Parameter: lstm.weight_ih_l0, Gradient: tensor([[-0.0035,  0.0019],
        [ 0.0024, -0.0009],
        [ 0.0029, -0.0026],
        [-0.0007, -0.0003],
        [-0.0003,  0.0004],
        [ 0.0046, -0.0021],
        [ 0.0032, -0.0024],
        [ 0.0095, -0.0015],
        [ 0.0210, -0.0073],
        [-0.0025,  0.0013],
        [ 0.0003,  0.0005],
        [ 0.0031, -0.0019]])
Parameter: lstm.weight_hh_l0, Gradient: tensor([[ 2.3573e-04, -4.2392e-05, -1.8180e-03],
        [ 6.3321e-04,  3.9709e-04,  6.7277e-04],
        [-2.3476e-04,  2.0882e-05,  1.7179e-03],
        [ 1.4311e-03, -9.9232e-06,  1.1886e-03],
        [ 1.9923e-04,  4.2508e-04,  1.0136e-03],
        [ 5.1547e-03,  5.0098e-03,  7.9001e-03],
        [-5.8394e-05,  6.7433e-04,  2.8024e-03],
        [ 3.4174e-04,  4.3815e-04,  5.4041e-03],
        [-3.0685e-04,  2.0751e-03,  1.0447e-02],
        [ 2.7741e-05, -6.6987e-04, -1.9434e-03],
        [-1.6692e-04,  5.4640e-05,  5.5214e-04],
        [-3.2297e-04,  2.9907e-04,  1.8433e-03]])

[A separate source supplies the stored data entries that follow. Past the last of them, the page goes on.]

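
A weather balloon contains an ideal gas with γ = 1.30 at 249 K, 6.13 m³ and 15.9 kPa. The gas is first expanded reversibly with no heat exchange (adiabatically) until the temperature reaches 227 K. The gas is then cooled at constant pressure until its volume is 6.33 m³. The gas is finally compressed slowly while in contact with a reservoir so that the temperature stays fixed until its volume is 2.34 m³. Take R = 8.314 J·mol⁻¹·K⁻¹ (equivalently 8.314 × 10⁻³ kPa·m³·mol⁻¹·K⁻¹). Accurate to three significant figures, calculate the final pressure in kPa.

P₄ ≈ 28.8 kPa

Adiabatic (γ = 1.30), T V^(γ−1) and P V^γ constant: P₂ = P₁·(T₂/T₁)^(γ/(γ−1)) = 10.65 kPa; V₂ = V₁·(T₁/T₂)^(1/(γ−1)) = 8.344 m³.
P constant ⇒ V ∝ T: P₃ = P₂; T₃ = T₂·(V₃/V₂) = 172.2 K.
T constant ⇒ Boyle's law P V = const: T₄ = T₃; P₄ = P₃·(V₃/V₄) = 28.81 kPa.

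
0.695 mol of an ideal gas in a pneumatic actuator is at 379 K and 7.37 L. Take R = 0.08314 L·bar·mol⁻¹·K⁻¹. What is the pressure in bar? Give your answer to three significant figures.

P ≈ 2.97 bar

PV = nRT ⇒ P = nRT/V = (0.695 × 0.08314 × 379) / 7.37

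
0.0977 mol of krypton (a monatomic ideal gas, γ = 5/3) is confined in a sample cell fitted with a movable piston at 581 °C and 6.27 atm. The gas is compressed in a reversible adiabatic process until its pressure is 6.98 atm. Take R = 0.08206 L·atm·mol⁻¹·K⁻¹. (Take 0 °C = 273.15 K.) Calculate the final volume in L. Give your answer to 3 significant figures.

V₂ ≈ 1.02 L

Convert: T₁ = 854.1 K.
From PV = nRT: V₁ = nRT₁/P₁ = 1.092 L.
Adiabatic (γ = 5/3), T V^(γ−1) and P V^γ constant: T₂ = T₁·(P₂/P₁)^((γ−1)/γ) = 891.6 K; V₂ = V₁·(P₁/P₂)^(1/γ) = 1.024 L.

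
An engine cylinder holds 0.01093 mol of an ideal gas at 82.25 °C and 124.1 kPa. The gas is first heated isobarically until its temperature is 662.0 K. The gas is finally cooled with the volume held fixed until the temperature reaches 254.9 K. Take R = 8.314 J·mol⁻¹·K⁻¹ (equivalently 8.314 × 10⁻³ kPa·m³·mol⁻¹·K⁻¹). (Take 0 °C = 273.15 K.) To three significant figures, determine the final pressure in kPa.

Convert: T₁ = 355.4 K.
From PV = nRT: V₁ = nRT₁/P₁ = 0.0002602 m³.
P constant ⇒ V ∝ T: P₂ = P₁; V₂ = V₁·(T₂/T₁) = 0.0004847 m³.
Isochoric, so P/T is constant: V₃ = V₂; P₃ = P₂·(T₃/T₂) = 47.78 kPa.

P₃ ≈ 47.8 kPa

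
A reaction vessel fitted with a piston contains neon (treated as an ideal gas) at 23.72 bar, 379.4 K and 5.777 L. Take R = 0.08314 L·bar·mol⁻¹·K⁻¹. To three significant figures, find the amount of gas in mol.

PV = nRT ⇒ n = PV/(RT) = (23.72 × 5.777) / (0.08314 × 379.4)

n ≈ 4.34 mol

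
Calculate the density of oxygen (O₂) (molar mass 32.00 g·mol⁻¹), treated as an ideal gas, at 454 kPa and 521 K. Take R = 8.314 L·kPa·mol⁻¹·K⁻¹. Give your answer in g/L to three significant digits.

ρ ≈ 3.35 g/L

ρ = PM/(RT) = (454 × 32.00) / (8.314 × 521.0)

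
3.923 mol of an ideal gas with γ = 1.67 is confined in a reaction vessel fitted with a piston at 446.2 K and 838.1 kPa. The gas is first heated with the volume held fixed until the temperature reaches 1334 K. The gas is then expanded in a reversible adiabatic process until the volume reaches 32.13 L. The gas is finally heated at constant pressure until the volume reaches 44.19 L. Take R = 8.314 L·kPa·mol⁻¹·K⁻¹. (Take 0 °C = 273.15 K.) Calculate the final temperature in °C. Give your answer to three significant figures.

From PV = nRT: V₁ = nRT₁/P₁ = 17.36 L.
V constant ⇒ P ∝ T: V₂ = V₁; P₂ = P₁·(T₂/T₁) = 2506 kPa.
Reversible adiabatic, γ = 1.67: T₃ = T₂·(V₂/V₃)^(γ−1) = 883.3 K; P₃ = P₂·(V₂/V₃)^γ = 896.6 kPa.
P constant ⇒ V ∝ T: P₄ = P₃; T₄ = T₃·(V₄/V₃) = 1215 K.

T₄ ≈ 942 °C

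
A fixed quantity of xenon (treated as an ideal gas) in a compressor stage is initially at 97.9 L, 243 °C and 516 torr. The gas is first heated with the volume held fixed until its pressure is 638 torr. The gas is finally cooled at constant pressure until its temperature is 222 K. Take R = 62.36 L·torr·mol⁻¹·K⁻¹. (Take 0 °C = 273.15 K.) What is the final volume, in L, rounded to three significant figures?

V₃ ≈ 34.1 L

Convert: T₁ = 516.1 K.
Isochoric, so P/T is constant: V₂ = V₁; T₂ = T₁·(P₂/P₁) = 638.2 K.
Isobaric, so V/T is constant: P₃ = P₂; V₃ = V₂·(T₃/T₂) = 34.06 L.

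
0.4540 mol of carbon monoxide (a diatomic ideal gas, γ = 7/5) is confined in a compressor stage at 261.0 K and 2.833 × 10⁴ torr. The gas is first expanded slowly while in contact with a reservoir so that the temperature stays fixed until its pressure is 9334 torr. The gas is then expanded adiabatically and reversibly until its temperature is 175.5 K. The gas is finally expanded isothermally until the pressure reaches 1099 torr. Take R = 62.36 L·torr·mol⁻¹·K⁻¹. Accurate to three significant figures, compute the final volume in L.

V₄ ≈ 4.52 L

From PV = nRT: V₁ = nRT₁/P₁ = 0.2608 L.
Isothermal, so P V is constant: T₂ = T₁; V₂ = V₁·(P₁/P₂) = 0.7917 L.
Reversible adiabatic, γ = 7/5: P₃ = P₂·(T₃/T₂)^(γ/(γ−1)) = 2327 torr; V₃ = V₂·(T₂/T₃)^(1/(γ−1)) = 2.135 L.
Isothermal, so P V is constant: T₄ = T₃; V₄ = V₃·(P₃/P₄) = 4.521 L.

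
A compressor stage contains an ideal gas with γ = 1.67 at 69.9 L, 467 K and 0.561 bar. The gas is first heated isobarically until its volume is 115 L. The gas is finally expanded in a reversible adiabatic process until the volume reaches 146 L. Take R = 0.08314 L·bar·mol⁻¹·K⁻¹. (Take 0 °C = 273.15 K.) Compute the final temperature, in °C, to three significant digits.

T₃ ≈ 382 °C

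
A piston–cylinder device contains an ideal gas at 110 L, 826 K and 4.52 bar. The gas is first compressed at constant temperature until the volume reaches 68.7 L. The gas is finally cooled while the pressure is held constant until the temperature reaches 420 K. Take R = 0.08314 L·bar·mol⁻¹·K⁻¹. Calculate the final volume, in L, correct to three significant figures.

V₃ ≈ 34.9 L

Isothermal, so P V is constant: T₂ = T₁; P₂ = P₁·(V₁/V₂) = 7.237 bar.
P constant ⇒ V ∝ T: P₃ = P₂; V₃ = V₂·(T₃/T₂) = 34.93 L.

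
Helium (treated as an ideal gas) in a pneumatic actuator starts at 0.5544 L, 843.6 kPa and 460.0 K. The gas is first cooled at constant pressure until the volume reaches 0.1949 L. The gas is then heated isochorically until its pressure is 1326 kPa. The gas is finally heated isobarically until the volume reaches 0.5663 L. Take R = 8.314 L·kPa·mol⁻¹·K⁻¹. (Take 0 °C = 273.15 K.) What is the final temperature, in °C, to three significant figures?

T₄ ≈ 465 °C

Isobaric, so V/T is constant: P₂ = P₁; T₂ = T₁·(V₂/V₁) = 161.7 K.
Isochoric, so P/T is constant: V₃ = V₂; T₃ = T₂·(P₃/P₂) = 254.2 K.
P constant ⇒ V ∝ T: P₄ = P₃; T₄ = T₃·(V₄/V₃) = 738.6 K.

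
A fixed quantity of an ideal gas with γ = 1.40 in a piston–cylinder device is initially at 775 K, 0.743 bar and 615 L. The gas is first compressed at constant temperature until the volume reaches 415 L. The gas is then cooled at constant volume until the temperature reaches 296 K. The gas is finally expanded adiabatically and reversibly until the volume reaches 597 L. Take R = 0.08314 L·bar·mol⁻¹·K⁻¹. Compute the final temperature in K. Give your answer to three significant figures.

T₄ ≈ 256 K

Isothermal, so P V is constant: T₂ = T₁; P₂ = P₁·(V₁/V₂) = 1.101 bar.
V constant ⇒ P ∝ T: V₃ = V₂; P₃ = P₂·(T₃/T₂) = 0.4205 bar.
Reversible adiabatic, γ = 1.40: T₄ = T₃·(V₃/V₄)^(γ−1) = 255.9 K; P₄ = P₃·(V₃/V₄)^γ = 0.2528 bar.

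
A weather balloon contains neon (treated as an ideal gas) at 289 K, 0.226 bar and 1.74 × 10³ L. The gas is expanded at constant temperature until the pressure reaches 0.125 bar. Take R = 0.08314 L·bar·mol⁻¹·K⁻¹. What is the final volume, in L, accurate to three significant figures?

V₂ ≈ 3.15e+03 L

T constant ⇒ Boyle's law P V = const: T₂ = T₁; V₂ = V₁·(P₁/P₂) = 3146 L.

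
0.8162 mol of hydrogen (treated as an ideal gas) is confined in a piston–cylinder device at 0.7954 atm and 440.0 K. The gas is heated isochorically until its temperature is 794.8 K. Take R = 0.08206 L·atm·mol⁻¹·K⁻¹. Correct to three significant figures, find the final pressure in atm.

P₂ ≈ 1.44 atm

From PV = nRT: V₁ = nRT₁/P₁ = 37.05 L.
V constant ⇒ P ∝ T: V₂ = V₁; P₂ = P₁·(T₂/T₁) = 1.437 atm.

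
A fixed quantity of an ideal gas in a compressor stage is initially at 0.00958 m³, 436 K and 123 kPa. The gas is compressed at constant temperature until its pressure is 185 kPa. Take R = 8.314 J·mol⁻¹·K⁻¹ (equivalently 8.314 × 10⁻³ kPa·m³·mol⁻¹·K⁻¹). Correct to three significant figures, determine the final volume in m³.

T constant ⇒ Boyle's law P V = const: T₂ = T₁; V₂ = V₁·(P₁/P₂) = 0.006369 m³.

V₂ ≈ 0.00637 m³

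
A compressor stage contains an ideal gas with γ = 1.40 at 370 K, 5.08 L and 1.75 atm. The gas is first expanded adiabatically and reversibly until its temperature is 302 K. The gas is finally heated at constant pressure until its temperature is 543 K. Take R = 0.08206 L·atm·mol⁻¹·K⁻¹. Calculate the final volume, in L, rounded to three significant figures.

Reversible adiabatic, γ = 1.40: P₂ = P₁·(T₂/T₁)^(γ/(γ−1)) = 0.8597 atm; V₂ = V₁·(T₁/T₂)^(1/(γ−1)) = 8.440 L.
P constant ⇒ V ∝ T: P₃ = P₂; V₃ = V₂·(T₃/T₂) = 15.18 L.

V₃ ≈ 15.2 L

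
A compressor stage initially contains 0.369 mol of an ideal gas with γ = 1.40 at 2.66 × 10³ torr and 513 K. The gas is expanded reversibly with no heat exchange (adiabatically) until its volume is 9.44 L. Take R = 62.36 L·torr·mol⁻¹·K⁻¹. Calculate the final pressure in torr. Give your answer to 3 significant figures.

From PV = nRT: V₁ = nRT₁/P₁ = 4.438 L.
Reversible adiabatic, γ = 1.40: T₂ = T₁·(V₁/V₂)^(γ−1) = 379.3 K; P₂ = P₁·(V₁/V₂)^γ = 924.6 torr.

P₂ ≈ 925 torr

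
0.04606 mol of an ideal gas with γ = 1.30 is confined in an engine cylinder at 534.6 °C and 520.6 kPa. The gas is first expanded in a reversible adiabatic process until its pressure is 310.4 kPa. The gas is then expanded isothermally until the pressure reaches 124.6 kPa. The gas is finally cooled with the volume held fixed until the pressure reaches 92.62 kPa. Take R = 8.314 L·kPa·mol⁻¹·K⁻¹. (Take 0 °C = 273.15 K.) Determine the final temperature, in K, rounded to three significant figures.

Convert: T₁ = 807.8 K.
From PV = nRT: V₁ = nRT₁/P₁ = 0.5942 L.
Adiabatic (γ = 1.30), T V^(γ−1) and P V^γ constant: T₂ = T₁·(P₂/P₁)^((γ−1)/γ) = 716.9 K; V₂ = V₁·(P₁/P₂)^(1/γ) = 0.8844 L.
Isothermal, so P V is constant: T₃ = T₂; V₃ = V₂·(P₂/P₃) = 2.203 L.
Isochoric, so P/T is constant: V₄ = V₃; T₄ = T₃·(P₄/P₃) = 532.9 K.

T₄ ≈ 533 K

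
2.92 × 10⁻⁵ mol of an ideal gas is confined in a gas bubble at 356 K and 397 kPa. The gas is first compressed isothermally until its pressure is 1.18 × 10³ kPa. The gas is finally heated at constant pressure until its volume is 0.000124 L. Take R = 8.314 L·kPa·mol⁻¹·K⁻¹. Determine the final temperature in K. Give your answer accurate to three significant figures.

From PV = nRT: V₁ = nRT₁/P₁ = 0.0002177 L.
T constant ⇒ Boyle's law P V = const: T₂ = T₁; V₂ = V₁·(P₁/P₂) = 7.324e-05 L.
Isobaric, so V/T is constant: P₃ = P₂; T₃ = T₂·(V₃/V₂) = 602.7 K.

T₃ ≈ 603 K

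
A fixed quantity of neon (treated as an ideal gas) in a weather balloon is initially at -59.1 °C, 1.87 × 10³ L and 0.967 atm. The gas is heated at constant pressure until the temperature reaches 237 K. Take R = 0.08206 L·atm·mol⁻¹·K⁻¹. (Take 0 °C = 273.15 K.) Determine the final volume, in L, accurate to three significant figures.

V₂ ≈ 2.07e+03 L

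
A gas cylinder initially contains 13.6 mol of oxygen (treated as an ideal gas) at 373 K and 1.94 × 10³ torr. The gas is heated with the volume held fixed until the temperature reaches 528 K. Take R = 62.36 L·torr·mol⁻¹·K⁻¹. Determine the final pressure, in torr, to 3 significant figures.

P₂ ≈ 2.75e+03 torr

From PV = nRT: V₁ = nRT₁/P₁ = 163.1 L.
V constant ⇒ P ∝ T: V₂ = V₁; P₂ = P₁·(T₂/T₁) = 2746 torr.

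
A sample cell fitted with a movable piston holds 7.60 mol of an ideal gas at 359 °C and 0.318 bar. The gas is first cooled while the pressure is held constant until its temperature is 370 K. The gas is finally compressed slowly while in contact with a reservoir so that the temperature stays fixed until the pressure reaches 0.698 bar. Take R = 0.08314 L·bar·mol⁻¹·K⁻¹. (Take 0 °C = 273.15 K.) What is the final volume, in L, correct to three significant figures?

V₃ ≈ 335 L

Convert: T₁ = 632.1 K.
From PV = nRT: V₁ = nRT₁/P₁ = 1256 L.
P constant ⇒ V ∝ T: P₂ = P₁; V₂ = V₁·(T₂/T₁) = 735.2 L.
Isothermal, so P V is constant: T₃ = T₂; V₃ = V₂·(P₂/P₃) = 334.9 L.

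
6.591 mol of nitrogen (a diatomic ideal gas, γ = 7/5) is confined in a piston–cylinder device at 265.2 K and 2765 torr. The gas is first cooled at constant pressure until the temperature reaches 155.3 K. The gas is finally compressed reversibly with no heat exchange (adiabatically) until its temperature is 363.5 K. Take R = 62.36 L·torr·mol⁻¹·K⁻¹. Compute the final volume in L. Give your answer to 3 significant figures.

V₃ ≈ 2.75 L

From PV = nRT: V₁ = nRT₁/P₁ = 39.42 L.
Isobaric, so V/T is constant: P₂ = P₁; V₂ = V₁·(T₂/T₁) = 23.09 L.
Adiabatic (γ = 7/5), T V^(γ−1) and P V^γ constant: P₃ = P₂·(T₃/T₂)^(γ/(γ−1)) = 5.425e+04 torr; V₃ = V₂·(T₂/T₃)^(1/(γ−1)) = 2.754 L.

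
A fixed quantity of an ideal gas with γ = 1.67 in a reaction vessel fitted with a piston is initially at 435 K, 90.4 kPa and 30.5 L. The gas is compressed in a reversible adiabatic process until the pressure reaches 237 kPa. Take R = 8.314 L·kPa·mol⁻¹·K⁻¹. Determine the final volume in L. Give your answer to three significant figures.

Adiabatic (γ = 1.67), T V^(γ−1) and P V^γ constant: T₂ = T₁·(P₂/P₁)^((γ−1)/γ) = 640.4 K; V₂ = V₁·(P₁/P₂)^(1/γ) = 17.13 L.

V₂ ≈ 17.1 L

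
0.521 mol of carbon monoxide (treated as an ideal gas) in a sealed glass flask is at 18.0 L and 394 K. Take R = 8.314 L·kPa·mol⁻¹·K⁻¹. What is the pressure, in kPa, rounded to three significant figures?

PV = nRT ⇒ P = nRT/V = (0.521 × 8.314 × 394) / 18.0

P ≈ 94.8 kPa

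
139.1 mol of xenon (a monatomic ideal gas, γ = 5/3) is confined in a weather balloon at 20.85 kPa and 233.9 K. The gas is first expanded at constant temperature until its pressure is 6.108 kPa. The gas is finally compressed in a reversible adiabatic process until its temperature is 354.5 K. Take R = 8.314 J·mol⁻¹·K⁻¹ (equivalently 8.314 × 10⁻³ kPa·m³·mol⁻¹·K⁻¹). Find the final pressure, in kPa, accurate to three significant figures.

From PV = nRT: V₁ = nRT₁/P₁ = 12.97 m³.
Isothermal, so P V is constant: T₂ = T₁; V₂ = V₁·(P₁/P₂) = 44.29 m³.
Reversible adiabatic, γ = 5/3: P₃ = P₂·(T₃/T₂)^(γ/(γ−1)) = 17.27 kPa; V₃ = V₂·(T₂/T₃)^(1/(γ−1)) = 23.74 m³.

P₃ ≈ 17.3 kPa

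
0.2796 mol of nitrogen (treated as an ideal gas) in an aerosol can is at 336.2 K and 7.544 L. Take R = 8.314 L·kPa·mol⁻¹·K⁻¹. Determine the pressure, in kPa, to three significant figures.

PV = nRT ⇒ P = nRT/V = (0.2796 × 8.314 × 336.2) / 7.544

P ≈ 104 kPa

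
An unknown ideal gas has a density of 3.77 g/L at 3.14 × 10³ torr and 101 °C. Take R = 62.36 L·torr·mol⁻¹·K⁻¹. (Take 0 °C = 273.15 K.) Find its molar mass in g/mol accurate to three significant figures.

M ≈ 28.0 g/mol

ρ = PM/(RT) ⇒ M = ρRT/P = (3.77 × 62.36 × 374.1) / 3.14e+03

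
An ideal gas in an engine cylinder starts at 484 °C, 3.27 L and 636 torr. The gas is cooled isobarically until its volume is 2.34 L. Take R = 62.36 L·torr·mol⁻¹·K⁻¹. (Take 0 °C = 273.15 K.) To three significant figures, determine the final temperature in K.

T₂ ≈ 542 K

Convert: T₁ = 757.1 K.
P constant ⇒ V ∝ T: P₂ = P₁; T₂ = T₁·(V₂/V₁) = 541.8 K.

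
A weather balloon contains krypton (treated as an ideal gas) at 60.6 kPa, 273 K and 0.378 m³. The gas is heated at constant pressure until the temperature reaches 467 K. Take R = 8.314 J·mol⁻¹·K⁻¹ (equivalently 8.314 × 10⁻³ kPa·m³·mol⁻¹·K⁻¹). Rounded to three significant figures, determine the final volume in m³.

P constant ⇒ V ∝ T: P₂ = P₁; V₂ = V₁·(T₂/T₁) = 0.6466 m³.

V₂ ≈ 0.647 m³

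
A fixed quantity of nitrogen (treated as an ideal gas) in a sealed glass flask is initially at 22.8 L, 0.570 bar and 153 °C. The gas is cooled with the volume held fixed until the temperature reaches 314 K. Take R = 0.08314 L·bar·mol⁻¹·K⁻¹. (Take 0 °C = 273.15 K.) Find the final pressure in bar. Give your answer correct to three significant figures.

Convert: T₁ = 426.1 K.
Isochoric, so P/T is constant: V₂ = V₁; P₂ = P₁·(T₂/T₁) = 0.4200 bar.

P₂ ≈ 0.420 bar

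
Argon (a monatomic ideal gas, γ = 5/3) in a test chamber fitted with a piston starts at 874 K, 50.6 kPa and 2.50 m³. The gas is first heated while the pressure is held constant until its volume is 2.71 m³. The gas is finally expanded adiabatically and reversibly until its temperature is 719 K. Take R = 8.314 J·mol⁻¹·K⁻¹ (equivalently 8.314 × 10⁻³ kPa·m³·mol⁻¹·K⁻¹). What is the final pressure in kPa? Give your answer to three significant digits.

P₃ ≈ 25.4 kPa

Isobaric, so V/T is constant: P₂ = P₁; T₂ = T₁·(V₂/V₁) = 947.4 K.
Adiabatic (γ = 5/3), T V^(γ−1) and P V^γ constant: P₃ = P₂·(T₃/T₂)^(γ/(γ−1)) = 25.39 kPa; V₃ = V₂·(T₂/T₃)^(1/(γ−1)) = 4.099 m³.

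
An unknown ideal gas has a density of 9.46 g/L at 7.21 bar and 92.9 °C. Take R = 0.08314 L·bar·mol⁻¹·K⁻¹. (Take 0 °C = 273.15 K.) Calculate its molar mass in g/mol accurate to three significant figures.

M ≈ 39.9 g/mol

ρ = PM/(RT) ⇒ M = ρRT/P = (9.46 × 0.08314 × 366.0) / 7.21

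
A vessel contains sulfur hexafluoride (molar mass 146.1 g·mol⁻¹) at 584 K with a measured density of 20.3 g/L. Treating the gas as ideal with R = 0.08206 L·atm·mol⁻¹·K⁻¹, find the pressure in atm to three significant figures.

P ≈ 6.66 atm

ρ = PM/(RT) ⇒ P = ρRT/M = (20.3 × 0.08206 × 584.0) / 146.1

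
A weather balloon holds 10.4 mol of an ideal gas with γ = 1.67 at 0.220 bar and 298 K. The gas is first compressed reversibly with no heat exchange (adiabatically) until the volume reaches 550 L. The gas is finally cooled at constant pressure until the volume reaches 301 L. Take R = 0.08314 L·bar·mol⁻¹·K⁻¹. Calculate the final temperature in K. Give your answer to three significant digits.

From PV = nRT: V₁ = nRT₁/P₁ = 1171 L.
Adiabatic (γ = 1.67), T V^(γ−1) and P V^γ constant: T₂ = T₁·(V₁/V₂)^(γ−1) = 494.5 K; P₂ = P₁·(V₁/V₂)^γ = 0.7774 bar.
P constant ⇒ V ∝ T: P₃ = P₂; T₃ = T₂·(V₃/V₂) = 270.6 K.

T₃ ≈ 271 K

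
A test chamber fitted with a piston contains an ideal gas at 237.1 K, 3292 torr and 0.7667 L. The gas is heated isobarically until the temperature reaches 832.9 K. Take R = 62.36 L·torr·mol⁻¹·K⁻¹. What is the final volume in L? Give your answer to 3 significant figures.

V₂ ≈ 2.69 L

Isobaric, so V/T is constant: P₂ = P₁; V₂ = V₁·(T₂/T₁) = 2.693 L.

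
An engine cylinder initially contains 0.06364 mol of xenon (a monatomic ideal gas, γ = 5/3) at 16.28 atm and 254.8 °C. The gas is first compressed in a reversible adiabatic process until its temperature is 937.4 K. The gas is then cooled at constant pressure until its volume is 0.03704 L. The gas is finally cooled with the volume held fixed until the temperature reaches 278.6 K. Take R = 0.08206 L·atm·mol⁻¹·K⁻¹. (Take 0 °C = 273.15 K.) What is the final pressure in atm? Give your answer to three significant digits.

Convert: T₁ = 528.0 K.
From PV = nRT: V₁ = nRT₁/P₁ = 0.1694 L.
Reversible adiabatic, γ = 5/3: P₂ = P₁·(T₂/T₁)^(γ/(γ−1)) = 68.39 atm; V₂ = V₁·(T₁/T₂)^(1/(γ−1)) = 0.07158 L.
P constant ⇒ V ∝ T: P₃ = P₂; T₃ = T₂·(V₃/V₂) = 485.1 K.
Isochoric, so P/T is constant: V₄ = V₃; P₄ = P₃·(T₄/T₃) = 39.28 atm.

P₄ ≈ 39.3 atm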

Parameter: lstm.bias_ih_l0, Gradient: tensor([-0.0054,  0.0005,  0.0051,  0.0010,  0.0020,  0.0078,  0.0070,  0.0138,
         0.0264, -0.0044,  0.0017,  0.0050])
Parameter: lstm.bias_hh_l0, Gradient: tensor([-0.0054,  0.0005,  0.0051,  0.0010,  0.0020,  0.0078,  0.0070,  0.0138,
         0.0264, -0.0044,  0.0017,  0.0050])
Parameter: hidden2out.weight, Gradient: tensor([[ 0.0812, -0.0401, -0.1410]])
Parameter: hidden2out.bias, Gradient: tensor([-0.4495])

I just played around with some random data as well, and I was able to get meaningful gradients. There must be something wrong in my data processing pipeline. But at least I can confirm that I have gradient flow in the model. Thank you for quickly confirming.